I have a set of hospital admission data that I need to process, I am stuck when trying to loop the data and pick up the stuff I need, here is the example:
Date Ward
1 A
2 A
3 A
4 A B
5 A
6 A
7 A C
8 C
9 C
10 C
And I need them to be transformed into:
Ward Adm_Date Dis_Date
A 1 4
B 4 4
A 4 7
C 7 10
To put it in sentence, this is a admission record patient X who:
go to ward A from day 1 to day 4
go to ward B (maybe it's an ICU ward) for less than a day in day 4, and move back to ward A on that day
stay in ward A from day 4 to day 7
move to ward C from ward A from day 7 and stay in ward C till day 10
I am thinking of using ddply by filtering the ward but it is not OK since B will be "omitted" and the period of time for A is not broken down into 2 pieces.
Any suggestions? Thanks!
dat <- data.frame(Date=1:10,Ward=c(rep("A",3),"A B",rep("A",2),"A C",rep("C",3)))

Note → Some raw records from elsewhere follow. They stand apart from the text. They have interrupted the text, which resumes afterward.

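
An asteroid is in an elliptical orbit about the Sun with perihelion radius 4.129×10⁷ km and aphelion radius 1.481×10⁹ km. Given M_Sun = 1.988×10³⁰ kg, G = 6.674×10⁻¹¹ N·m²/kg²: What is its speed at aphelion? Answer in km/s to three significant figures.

μ = GM = 6.674×10⁻¹¹ × 1.988×10³⁰ = 1.327×10²⁰ m³/s².
Semi-major axis a = (r_p + r_a)/2 = 7.6114×10⁸ km = 7.611×10¹¹ m.
Vis-viva: v² = μ(2/r − 1/a) = 1.327×10²⁰ × (1.350×10⁻¹² − 1.314×10⁻¹²) = 4.860×10⁶ m²/s².
v = 2205 m/s = 2.205 km/s.

v ≈ 2.20 km/s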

dat$Ward <- as.character(dat$Ward)
# Change data to a "long" format
Date2 <- rep(dat$Date,nchar(gsub(" ","",dat$Ward)))
Ward2 <- unlist(strsplit(dat$Ward," "))
dat2 <- data.frame(Date=Date2,Ward=Ward2)

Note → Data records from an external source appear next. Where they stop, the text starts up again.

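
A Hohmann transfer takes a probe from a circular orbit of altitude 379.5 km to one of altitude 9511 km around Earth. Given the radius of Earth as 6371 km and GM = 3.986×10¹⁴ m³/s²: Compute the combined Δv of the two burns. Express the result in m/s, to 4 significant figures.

r₁ = 6371 + 379.5 = 6750.5 km = 6.7505×10⁶ m.
r₂ = 6371 + 9511 = 15882 km = 1.5882×10⁷ m.
Transfer ellipse a_t = (r₁ + r₂)/2 = 1.132×10⁷ m.
At r₁: circular v_c1 = √(μ/r₁) = 7684 m/s; transfer-perigee v_p = √[μ(2/r₁ − 1/a_t)] = 9103 m/s.
Δv₁ = v_p − v_c1 = 1419 m/s.
At r₂: circular v_c2 = √(μ/r₂) = 5010 m/s; transfer-apogee v_a = √[μ(2/r₂ − 1/a_t)] = 3869 m/s.
Δv₂ = v_c2 − v_a = 1140 m/s.
Total Δv = Δv₁ + Δv₂ = 2560 m/s.

Δv_total ≈ 2560 m/s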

dat2$Ward <- as.character(dat2$Ward) # pesky factors!
# Create output
Ward3 <- unlist(strsplit(gsub("(\\w)\\1+","\\1",paste(dat2$Ward,collapse="")),""))
#helper function to find lengths of repeated characters, probably a better way of doing this
repCharLength <- function(str)
{
out <- numeric(0)
tmp <- 1
for (i in 2:length(str))
{
if (str[i]!=str[i-1])
{out<-c(out,tmp)
tmp<-1}
else
tmp <- tmp+1
}
return(c(out,tmp))
}
stays <- repCharLength(dat2$Ward)
Adm_Date <- c(1,dat2$Date[cumsum(stays)[1:(length(stays)-1)]])
Dis_Date <- dat2$Date[cumsum(stays)]
dat3 <- data.frame(Ward=Ward3,Adm_Date=Adm_Date,Dis_Date=Dis_Date)
> dat3
Ward Adm_Date Dis_Date
1 A 1 4
2 B 4 4
3 A 4 7
4 C 7 10
A bit more involved than I first thought, and there is probably a better way to get the stay lengths than using the helper function I wrote, but this seems to do the job.
Edit
In light of Spacedman's comment, there is a library function to calculate Ward3 and stays:
Ward3 <- rle(dat2$Ward)$values
stays <- rle(dat2$Ward)$lengths
It's not a complex answer but you can transform your data
X <- data.frame(
Date=1:10,
Ward=c("A","A","A","A B","A","A","A C","C","C","C"),
stringsAsFactors=FALSE
)
w <- strsplit(X$Ward," +")
n <- sapply(w, length)
X_mod <- data.frame(
Date = rep(X$Date, n),
Ward = unlist(w, FALSE, FALSE)
)
With X_mod you could write vectorized (=fast) solution. For start with(X_mod, c(0,cumsum(Ward[-1]!=Ward[-length(Ward)]))) gives you id of visit.